Last winter, I tested a Volkswagen e-Golf during cold snap that saw temperatures in New York plunge into the low teens. The $37,000 e-Golf, a relatively fun-to-drive car among semi-affordable EVs, was suddenly no fun at all. And it was covering only about 50 miles before I had to seek sustenance from a charger. That’s a good 40 percent drop from what the VW can achieve in temperate conditions. I had to change plans for a drive to Greenwich, Connecticut, because there was no way the Golf was going to make the 75-mile round trip.

A few years earlier, my first drive in the Tesla Model S—which rocked my world, and my image of how great an electric car can be—ended with range anxiety verging on range panic. Slogging through Illinois on a blustery winter evening, the Tesla’s readout of remaining driving range began to drop precipitously. I thought I had dozens of miles to spare. But despite cranking the heat down to save juice, I was sweating as I pulled into Tesla’s service center in Chicago, with only about 5 miles of remaining range.

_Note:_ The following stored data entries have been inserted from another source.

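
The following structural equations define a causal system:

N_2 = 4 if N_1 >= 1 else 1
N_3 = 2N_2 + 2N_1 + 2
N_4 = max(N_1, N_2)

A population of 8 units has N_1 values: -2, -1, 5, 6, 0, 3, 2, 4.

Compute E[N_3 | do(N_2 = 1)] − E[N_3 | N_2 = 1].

6.25

Every unit gets N_2=1 under the intervention. N_3 values become 0, 2, 14, 16, 4, 10, 8, 12; E[N_3|do(N_2=1)] = 8.25.
Conditioning on N_2=1 selects the 3 unit(s) with N_1 ∈ {-2, -1, 0}. Their N_3 values: 0, 2, 4. Mean = 2.
Difference = 8.25 − 2 = 6.25.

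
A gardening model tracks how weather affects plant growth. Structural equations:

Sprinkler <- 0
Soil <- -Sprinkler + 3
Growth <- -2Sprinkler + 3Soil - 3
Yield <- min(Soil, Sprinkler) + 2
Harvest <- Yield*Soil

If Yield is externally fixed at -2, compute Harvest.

-6

Intervening sets Yield = -2 and removes its equation (Yield <- min(Soil, Sprinkler) + 2).
Soil = -Sprinkler + 3  [with Sprinkler=0]  = 3
Harvest = Yield*Soil  [with Yield=-2, Soil=3]  = -6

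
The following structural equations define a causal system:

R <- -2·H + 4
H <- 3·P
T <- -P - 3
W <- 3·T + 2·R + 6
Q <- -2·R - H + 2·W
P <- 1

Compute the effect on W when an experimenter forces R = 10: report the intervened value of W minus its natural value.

Intervening sets R = 10 and removes its equation (R <- -2·H + 4).
T = -P - 3  [with P=1]  = -4
W = 3·T + 2·R + 6  [with T=-4, R=10]  = 14
Without intervention: H = 3·P  [with P=1]  = 3; T = -P - 3  [with P=1]  = -4; R = -2·H + 4  [with H=3]  = -2; W = 3·T + 2·R + 6  [with T=-4, R=-2]  = -10.
Change = 14 − (-10) = 24.

24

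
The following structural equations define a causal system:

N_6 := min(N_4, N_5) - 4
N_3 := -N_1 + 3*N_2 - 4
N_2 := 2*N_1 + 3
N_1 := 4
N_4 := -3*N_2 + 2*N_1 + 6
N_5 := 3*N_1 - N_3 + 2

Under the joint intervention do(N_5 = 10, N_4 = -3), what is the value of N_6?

-7

Setting N_5 = 10, N_4 = -3 by intervention discards those variables' equations.
N_6 = min(N_4, N_5) - 4  [with N_4=-3, N_5=10]  = -7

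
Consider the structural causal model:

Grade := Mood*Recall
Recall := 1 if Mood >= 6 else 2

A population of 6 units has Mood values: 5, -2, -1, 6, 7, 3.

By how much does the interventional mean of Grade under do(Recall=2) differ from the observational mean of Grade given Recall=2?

3.5

Under do(Recall=2), Recall's equation is replaced by Recall=2 for every unit. Per-unit Grade: 10, -4, -2, 12, 14, 6. Mean = 6.
Conditioning on Recall=2 selects the 4 unit(s) with Mood ∈ {5, -2, -1, 3}. Their Grade values: 10, -4, -2, 6. Mean = 2.5.
Difference = 6 − 2.5 = 3.5.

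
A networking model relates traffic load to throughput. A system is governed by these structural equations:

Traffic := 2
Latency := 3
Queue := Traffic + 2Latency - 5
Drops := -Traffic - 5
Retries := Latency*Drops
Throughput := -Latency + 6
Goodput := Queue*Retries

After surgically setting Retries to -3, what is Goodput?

Under do(Retries=-3), the mechanism Retries := Latency*Drops is discarded; Retries is fixed at -3.
Queue = Traffic + 2Latency - 5  [with Traffic=2, Latency=3]  = 3
Goodput = Queue*Retries  [with Queue=3, Retries=-3]  = -9

-9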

Cold weather saps driving range because it slows the chemical reaction inside a battery, making it harder to both charge and discharge. Extreme heat dings range as well, but not as dramatically. Research by AAA, in fact, found that EVs that averaged 105 miles in 75°F temperatures could only cover 43 miles when the mercury fell to 20°F. That’s an incredible 57 percent drop.

Battery engineers are working on the challenge, including by potentially increasing the conductivity of electrolyte in the battery, but without harming long-term life. For now, there are some ways to maximize range in cold weather, including keeping the EV plugged in when it’s not in operation. Also, running seat heaters to stay warm instead of the climate control. Gasoline engines produce vast quantities of waste heat that can be diverted to heat the cabin. EVs produce far less heat from their traction motors and electronics. So most use electric resistance heaters that suck up enormous amounts of battery energy, further reducing how far you can drive.

It’s hard enough to get Americans interested in EVs and hybrids, what with gasoline costing less than bottled water. But making EVs and their batteries more impervious to cold seems critical if purveyors want to sell the concept to people in Maine or Minneapolis, not just in sunny California. Because as things stand for northerners, the plummeting winter range of EVs could be the difference between making it to grandma’s and getting stranded in the woods.